Measuring ROI can be tricky but measuring on content is even harder. There are rules that state that it often can take 7-10 touchpoints to acquire a customer. How can you be sure if your content strategy is working if it's not measured? What are some rules that can be applied to measure ROI for content?
In the marketing world, it's often ‘throw !@#$ on the wall and see what sticks'. The problem with this approach is that marketing is a creative endeavor. There's no shortage of content that can be created, no shortage of new hashtags that can be created. The challenge is determining what works and why. Someone could blog all day long and never connect with a customer. If it's not working, why do it?
Most People Don't Know if it's Working
A few months ago I met a marketing coordinator at an event who was very interested in how their company could use AI with their marketing. I sent her one of my whitepapers about common uses of AI. Then I took a look at their marketing. (Yes – I broke my own rule of researching a customer first.) Anyways.
This was a flooring company so by default I wasn't expecting a lot. Generally these types of websites don't look great – they look like they use website templates from 1999 and this was no exception. Then I went to their LinkedIN page and saw it.
Every week, some person in their company posts a LinkedIN article highlighting some flooring product they sell. Basically they copy and paste the marketing material from the flooring manufacturer (including the flooring manufacturer's stock photos.) A PERSON invests time in this! I don't understand. It's not impressive, it's boilerplate, and I can't imagine it gets any leads. AND to add insult to injury – it redirected to the manufacturers website.
Why would they invest time in this?
Long story short, they don't know better. They aren't measuring. They are just ‘creating content' for the sake of creating content. I don't understand this method of content marketing. Just creating content isn't helpful. Creating content for the sake of being helpful is helpful. This company could have posted projects where they use the product, they could have posted their experience about which products they like to use and why. They could have even just posted finished projects and THAT would have been infinitely more valuable than re-posting manufacturer's content.
I recently signed up for a personal training service and found them because I found a helpful blog article on how to learn how to do a pull-up.
During the onboarding process they asked me how I found them and I told them about the article. Their reply was that a lot of people find them that way which wasn't surprising – it was highly ranked on Google.
But – here's the question.
Shouldn't they have known how I found them? Asking me the question certainly provides some insights (how do I remember that I found them) versus actual data.
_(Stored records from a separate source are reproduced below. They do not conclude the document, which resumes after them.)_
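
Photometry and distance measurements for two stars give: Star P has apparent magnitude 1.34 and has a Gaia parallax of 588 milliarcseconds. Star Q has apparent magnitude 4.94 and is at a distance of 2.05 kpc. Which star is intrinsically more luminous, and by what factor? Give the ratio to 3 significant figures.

Star P: p = 588 mas = 0.588″ → d = 1/p = 1.701 pc
Star P: M = m − 5 log₁₀ d + 5 = 1.34 − 5·0.2306 + 5 = 5.187
Star Q: d = 2.05 kpc = 2050 pc
Star Q: M = m − 5 log₁₀ d + 5 = 4.94 − 5·3.3118 + 5 = -6.619
ΔM = M_P − M_Q = 5.187 − (-6.619) = 11.806; smaller M is more luminous → Star Q.
L ratio = 10^(0.4 |ΔM|) = 10^4.722 = 52750

Star Q is more luminous, by a factor of 52800.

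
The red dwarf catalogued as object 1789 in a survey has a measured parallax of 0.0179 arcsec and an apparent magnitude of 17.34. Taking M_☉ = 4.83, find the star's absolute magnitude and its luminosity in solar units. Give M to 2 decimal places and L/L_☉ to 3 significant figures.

d = 1/p = 1/0.0179″ = 55.87 pc
M = m − 5 log₁₀ d + 5 = 17.34 − 5·1.7471 + 5 = 13.604
M − M_☉ = 13.604 − 4.83 = 8.774
L/L_☉ = 10^(−0.4 × 8.774) = 3.092×10^-4

M ≈ 13.60; L/L_☉ ≈ 3.09×10^-4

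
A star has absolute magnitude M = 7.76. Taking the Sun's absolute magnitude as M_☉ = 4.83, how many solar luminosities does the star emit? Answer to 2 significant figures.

L/L_☉ ≈ 0.067

M − M_☉ = 7.76 − 4.83 = 2.930
L/L_☉ = 10^(−0.4 (M − M_☉)) = 10^-1.172 = 0.06730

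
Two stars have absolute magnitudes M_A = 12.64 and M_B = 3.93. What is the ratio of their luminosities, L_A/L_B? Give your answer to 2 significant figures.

ΔM = M_A − M_B = 8.71
L_A/L_B = 10^(−0.4 ΔM) = 10^-3.484 = 3.281×10^-4

L_A/L_B ≈ 3.3×10^-4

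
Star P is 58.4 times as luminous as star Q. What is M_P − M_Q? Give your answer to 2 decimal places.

M_P − M_Q ≈ -4.42

Pogson: ΔM = −2.5 log₁₀(ratio) = −2.5 log₁₀(58.4) = −2.5 × 1.7664 = -4.416
Star P is brighter, so it has the smaller magnitude: the difference is negative.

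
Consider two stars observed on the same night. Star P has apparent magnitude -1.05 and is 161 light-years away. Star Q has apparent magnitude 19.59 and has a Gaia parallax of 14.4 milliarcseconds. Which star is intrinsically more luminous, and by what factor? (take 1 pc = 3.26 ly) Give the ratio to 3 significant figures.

Star P is more luminous, by a factor of 9.12×10^7.

Star P: d = 161 ly / 3.26 = 49.39 pc
Star P: M = m − 5 log₁₀ d + 5 = -1.05 − 5·1.6936 + 5 = -4.518
Star Q: p = 14.4 mas = 0.0144″ → d = 1/p = 69.44 pc
Star Q: M = m − 5 log₁₀ d + 5 = 19.59 − 5·1.8416 + 5 = 15.382
ΔM = M_P − M_Q = -4.518 − (15.382) = -19.900; smaller M is more luminous → Star P.
L ratio = 10^(0.4 |ΔM|) = 10^7.960 = 9.119×10^7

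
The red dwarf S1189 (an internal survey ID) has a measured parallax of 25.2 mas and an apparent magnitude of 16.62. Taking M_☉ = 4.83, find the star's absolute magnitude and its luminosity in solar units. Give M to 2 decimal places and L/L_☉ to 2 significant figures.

M ≈ 13.63; L/L_☉ ≈ 3.0×10^-4

d = 1/p = 1000/25.2 mas = 39.68 pc
M = m − 5 log₁₀ d + 5 = 16.62 − 5·1.5986 + 5 = 13.627
M − M_☉ = 13.627 − 4.83 = 8.797
L/L_☉ = 10^(−0.4 × 8.797) = 3.028×10^-4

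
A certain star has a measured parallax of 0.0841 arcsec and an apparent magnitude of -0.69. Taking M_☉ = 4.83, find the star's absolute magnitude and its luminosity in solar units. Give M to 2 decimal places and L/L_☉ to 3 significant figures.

M ≈ -1.07; L/L_☉ ≈ 228

d = 1/p = 1/0.0841″ = 11.89 pc
M = m − 5 log₁₀ d + 5 = -0.69 − 5·1.0752 + 5 = -1.066
M − M_☉ = -1.066 − 4.83 = -5.896
L/L_☉ = 10^(−0.4 × -5.896) = 228.2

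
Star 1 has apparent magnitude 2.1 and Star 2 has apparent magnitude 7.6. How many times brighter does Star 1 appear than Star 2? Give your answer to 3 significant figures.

158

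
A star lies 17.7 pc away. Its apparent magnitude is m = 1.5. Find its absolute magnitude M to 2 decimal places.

5 log₁₀(d/10 pc) = 5 log₁₀(17.70) − 5 = 1.240
M = m − 5 log₁₀(d/10) = 1.5 − 1.240 = 0.260

M ≈ 0.26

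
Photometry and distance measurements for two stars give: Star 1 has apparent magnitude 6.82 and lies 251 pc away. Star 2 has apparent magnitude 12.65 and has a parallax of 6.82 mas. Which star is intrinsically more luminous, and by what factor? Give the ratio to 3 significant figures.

Star 1: M = m − 5 log₁₀ d + 5 = 6.82 − 5·2.3997 + 5 = -0.178
Star 2: p = 6.82 mas = 6.82×10^-3″ → d = 1/p = 146.6 pc
Star 2: M = m − 5 log₁₀ d + 5 = 12.65 − 5·2.1662 + 5 = 6.819
ΔM = M_1 − M_2 = -0.178 − (6.819) = -6.997; smaller M is more luminous → Star 1.
L ratio = 10^(0.4 |ΔM|) = 10^2.799 = 629.4

Star 1 is more luminous, by a factor of 629.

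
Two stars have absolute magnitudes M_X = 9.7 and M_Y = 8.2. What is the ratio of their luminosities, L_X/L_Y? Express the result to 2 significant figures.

L_X/L_Y ≈ 0.25

ΔM = M_X − M_Y = 1.5
L_X/L_Y = 10^(−0.4 ΔM) = 10^-0.600 = 0.2512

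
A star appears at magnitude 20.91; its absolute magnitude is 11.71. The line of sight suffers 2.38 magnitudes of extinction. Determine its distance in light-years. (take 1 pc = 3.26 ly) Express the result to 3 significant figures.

d ≈ 754 ly

m − M = 5 log₁₀(d/10 pc) + A  ⇒  20.91 − (11.71) − 2.38 = 5 log₁₀(d/10)
6.820 = 5 log₁₀(d/10)
log₁₀ d = (m − M − A)/5 + 1 = 2.3640
d = 10^2.3640 = 231.2 pc
= 753.7 ly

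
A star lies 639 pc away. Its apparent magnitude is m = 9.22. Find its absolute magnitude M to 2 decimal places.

M ≈ 0.19

5 log₁₀(d/10 pc) = 5 log₁₀(639.0) − 5 = 9.028
M = m − 5 log₁₀(d/10) = 9.22 − 9.028 = 0.192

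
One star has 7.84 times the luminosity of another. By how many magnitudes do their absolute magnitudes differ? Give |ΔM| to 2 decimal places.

|ΔM| ≈ 2.24

Pogson: ΔM = −2.5 log₁₀(ratio) = −2.5 log₁₀(7.84) = −2.5 × 0.8943 = -2.236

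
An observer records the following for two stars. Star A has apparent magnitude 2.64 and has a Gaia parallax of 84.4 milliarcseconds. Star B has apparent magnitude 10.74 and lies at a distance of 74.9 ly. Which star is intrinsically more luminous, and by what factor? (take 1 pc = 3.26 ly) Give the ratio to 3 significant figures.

Star A: p = 84.4 mas = 0.0844″ → d = 1/p = 11.85 pc
Star A: M = m − 5 log₁₀ d + 5 = 2.64 − 5·1.0737 + 5 = 2.272
Star B: d = 74.9 ly / 3.26 = 22.98 pc
Star B: M = m − 5 log₁₀ d + 5 = 10.74 − 5·1.3613 + 5 = 8.934
ΔM = M_A − M_B = 2.272 − (8.934) = -6.662; smaller M is more luminous → Star A.
L ratio = 10^(0.4 |ΔM|) = 10^2.665 = 462.2

Star A is more luminous, by a factor of 462.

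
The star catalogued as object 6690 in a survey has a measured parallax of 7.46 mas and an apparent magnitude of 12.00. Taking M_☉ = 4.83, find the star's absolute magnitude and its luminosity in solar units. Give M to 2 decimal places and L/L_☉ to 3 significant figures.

M ≈ 6.36; L/L_☉ ≈ 0.244

d = 1/p = 1000/7.46 mas = 134.0 pc
M = m − 5 log₁₀ d + 5 = 12.00 − 5·2.1273 + 5 = 6.364
M − M_☉ = 6.364 − 4.83 = 1.534
L/L_☉ = 10^(−0.4 × 1.534) = 0.2435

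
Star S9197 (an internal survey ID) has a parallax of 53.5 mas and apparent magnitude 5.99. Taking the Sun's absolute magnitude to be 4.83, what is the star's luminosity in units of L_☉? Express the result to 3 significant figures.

L/L_☉ ≈ 1.20

d = 1/p = 1000/53.5 mas = 18.69 pc
M = m − 5 log₁₀ d + 5 = 5.99 − 5·1.2716 + 5 = 4.632
M − M_☉ = 4.632 − 4.83 = -0.198
L/L_☉ = 10^(−0.4 × -0.198) = 1.200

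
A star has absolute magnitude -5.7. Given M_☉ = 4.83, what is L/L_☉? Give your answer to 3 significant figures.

L/L_☉ ≈ 16300

M − M_☉ = -5.7 − 4.83 = -10.530
L/L_☉ = 10^(−0.4 (M − M_☉)) = 10^4.212 = 16290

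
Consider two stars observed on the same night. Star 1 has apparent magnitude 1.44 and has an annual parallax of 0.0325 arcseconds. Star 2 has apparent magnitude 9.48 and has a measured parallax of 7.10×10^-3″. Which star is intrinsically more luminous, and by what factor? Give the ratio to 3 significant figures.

Star 1 is more luminous, by a factor of 78.5.

Star 1: d = 1/p = 1/0.0325″ = 30.77 pc
Star 1: M = m − 5 log₁₀ d + 5 = 1.44 − 5·1.4881 + 5 = -1.001
Star 2: d = 1/p = 1/7.10×10^-3″ = 140.8 pc
Star 2: M = m − 5 log₁₀ d + 5 = 9.48 − 5·2.1487 + 5 = 3.736
ΔM = M_1 − M_2 = -1.001 − (3.736) = -4.737; smaller M is more luminous → Star 1.
L ratio = 10^(0.4 |ΔM|) = 10^1.895 = 78.48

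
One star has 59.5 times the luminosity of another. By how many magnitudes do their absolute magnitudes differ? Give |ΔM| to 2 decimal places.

|ΔM| ≈ 4.44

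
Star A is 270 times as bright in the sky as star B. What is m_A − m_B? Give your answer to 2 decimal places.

m_A − m_B ≈ -6.08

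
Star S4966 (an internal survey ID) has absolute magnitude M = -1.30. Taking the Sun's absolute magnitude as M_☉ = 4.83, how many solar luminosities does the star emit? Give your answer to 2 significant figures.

M − M_☉ = -1.30 − 4.83 = -6.130
L/L_☉ = 10^(−0.4 (M − M_☉)) = 10^2.452 = 283.1

L/L_☉ ≈ 280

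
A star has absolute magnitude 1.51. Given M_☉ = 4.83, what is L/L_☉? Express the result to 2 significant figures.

L/L_☉ ≈ 21

M − M_☉ = 1.51 − 4.83 = -3.320
L/L_☉ = 10^(−0.4 (M − M_☉)) = 10^1.328 = 21.28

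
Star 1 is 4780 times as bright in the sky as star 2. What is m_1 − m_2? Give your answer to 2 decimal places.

m_1 − m_2 ≈ -9.20

Pogson: Δm = −2.5 log₁₀(ratio) = −2.5 log₁₀(4780) = −2.5 × 3.6794 = -9.199
Star 1 is brighter, so it has the smaller magnitude: the difference is negative.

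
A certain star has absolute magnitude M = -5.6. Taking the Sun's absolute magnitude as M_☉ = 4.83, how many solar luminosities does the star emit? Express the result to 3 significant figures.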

In this day and age it's easy enough to understand where traffic comes from and what they looked at but virtually no companies are doing this.
When creating content and links, use UTM codes to attribute the source. The nature of UTM codes is that if content gets shared across different social channels then this can quickly become unreliable.
For example, you post something on Twitter which is subsequently shared on Facebook. If you only use the UTM code without looking at the underlying referral source, it's going to be wrong.
We generate dynamic UTM codes that identify the original content link, source, medium, and campaign information so this does track the initial source of the content, but then it doesn't get skewed by shares along the way because it's easy enough to see that the traffic came from a Facebook link. This gives us a way to see how content is organically shared and which social media channels lead to conversions.
From there it's important to create a weighted measurement system that attributes the initial content heavier than subsequent calls to action and content.
For example, you can attribute 40% of the revenue to the landing page or blog article, 20% of the revenue to the closing page (although if you have a pricing page where someone has to look at this before checking out this may not be the right metric), then attribute the remainder to intermediate pages viewed throughout the customer education process.
One area where this may get murky is with retargeting campaigns. A customer may see an initial link, get targeted in a remarketing campaign, then finally close the sale on the next go-around. In that case you may want to weight 20% to the first lead page, 20% to the retargeting campaign and then the remainder is divided among the other pages and calls to action along the way.
Initially any article published should have a negative ROI, I think it's good. The goal of content is to create value over the the long haul of your business. If you can track the COST of creating the content, that's even better. This will enable you to gauge the relative quality of your content and help you archive articles that are causing bounces. Because content all works together, it's important to measure all of the views (and remove BOT-based traffic from the metrics so you truly are counting eyeballs.)
The important part here is to actually track each page individually AND collectively. By tracking individually, you can quantify ROI and bounce rates. By tracking collectively, you can create smarter recommenders that identify that certain blog articles when viewed together improve conversion rates.
How to Track
Unfortunately most of the free tools don't provide this level of detail. We tried to leverage certain APIs with the hopes that we could extract insights from common website activity platforms. What we found was the most useful was leveraging website server logging directly to correlate usage, referrers and other key metrics, then augmenting it with information provided by free website analytics tools to get even deeper insights.